Earlier this summer, we reported problems for metals and mining companies when the metals and mining sector was hit with declines of approximately 16 percent. If anything, the sector has seen more problems since that announcement. Although mining companies are throwing billions of dollars at projects this year, they might have to wait several more years to reclaim that spend.
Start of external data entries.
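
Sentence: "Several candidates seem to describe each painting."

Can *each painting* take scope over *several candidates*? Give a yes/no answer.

Yes

Raising constructions are monoclausal for scope purposes; *each painting* is not separated from *several candidates* by any island.
QR within a single clause is free, so the lower quantifier may take scope over the higher one.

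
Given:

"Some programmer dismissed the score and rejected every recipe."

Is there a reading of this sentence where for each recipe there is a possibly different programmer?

No

The paraphrase describes the scope ordering *every recipe* > *some programmer*.
*every recipe* is embedded in one conjunct of the coordinate structure (*rejected every recipe*).
QR out of a conjunct would have to apply non-ATB, which the CSC forbids.
The inverse ordering *every recipe* > *some programmer* is therefore underivable.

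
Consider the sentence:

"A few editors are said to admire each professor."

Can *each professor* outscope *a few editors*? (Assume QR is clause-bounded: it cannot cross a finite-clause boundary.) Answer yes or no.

Yes

Raising constructions are monoclausal for scope purposes; *each professor* is not separated from *a few editors* by any island.
QR within a single clause is free, so the lower quantifier may take scope over the higher one.
Both orderings are possible: *a few editors* > *each professor* and *each professor* > *a few editors*.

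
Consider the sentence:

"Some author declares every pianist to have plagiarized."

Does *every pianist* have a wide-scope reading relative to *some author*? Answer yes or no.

Yes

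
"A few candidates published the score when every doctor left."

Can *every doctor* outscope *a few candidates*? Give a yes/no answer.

No

*every doctor* occurs within the adjunct clause *when every doctor left*.
Adjuncts are opaque for quantifier raising; a quantifier in an adjunct stays inside it.
*every doctor* is confined to the island and cannot take scope over *a few candidates*.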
In a new article, Patrick Barta notes a problem facing BHP Billiton, a major mining company that had high hopes for Ravensthorpe, their nickel mining project in Australia: “Now, with production under way, the Melbourne, Australia-based mining company says Ravensthorpe isn’t profitable though it will do well eventually. But with nickel prices down 60% from mid-2007 highs and mining costs spiraling higher, some analysts wonder if Ravensthorpe will ever make much money at all.” Keep in mind, however, that BHP recently reported increased annual earnings. In fact, they earned fifteen percent more than last year. Other mining companies haven’t been this lucky as demand for metals softens. For these companies, their turn for the worse mirrors the Ravensthorpe situation more than the BHP boom.
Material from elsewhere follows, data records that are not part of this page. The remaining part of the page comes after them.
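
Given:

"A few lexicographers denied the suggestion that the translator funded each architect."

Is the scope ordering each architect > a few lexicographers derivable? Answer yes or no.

The DP *each architect* is contained in the complex NP *the suggestion that the translator funded each architect*.
Since the clause is the complement of a nominal head, the CNPC blocks scope extraction.
There is no licit LF on which *each architect* c-commands *a few lexicographers*.

No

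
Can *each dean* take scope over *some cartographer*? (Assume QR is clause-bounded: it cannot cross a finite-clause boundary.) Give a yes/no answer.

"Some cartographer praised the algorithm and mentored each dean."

The DP *each dean* is contained in one conjunct of the coordinate structure (*mentored each dean*).
The Coordinate Structure Constraint blocks movement (including QR) out of a single conjunct.
So the wide-scope reading for *each dean* is blocked.

No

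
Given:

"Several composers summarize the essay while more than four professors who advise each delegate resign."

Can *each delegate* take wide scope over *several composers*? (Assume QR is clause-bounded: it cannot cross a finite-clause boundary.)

No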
These days, several mines report difficulties with higher costs and troubles with potential outputs and expansions. Zinc and nickel have been hit the hardest. “OZ Minerals Ltd. of Australia, one of the world’s biggest zinc producers, said major parts of its business sustained a net loss in the first half of the year because of weak zinc prices,” Barta writes. Zinc has fallen to approximately $1,800 per metric ton, a 60 percent decline from highs in 2006. Other zinc projects from Perilya Ltd., Xstrata and Teck Cominco Ltd. have similar concerns to tackle, and some companies might choose to curb zinc and nickel projects in the future. In addition to proposed project problems, falling commodity prices and rising investment costs mean that some mining stocks are about to throw in the shovel — or dig their own mass grave.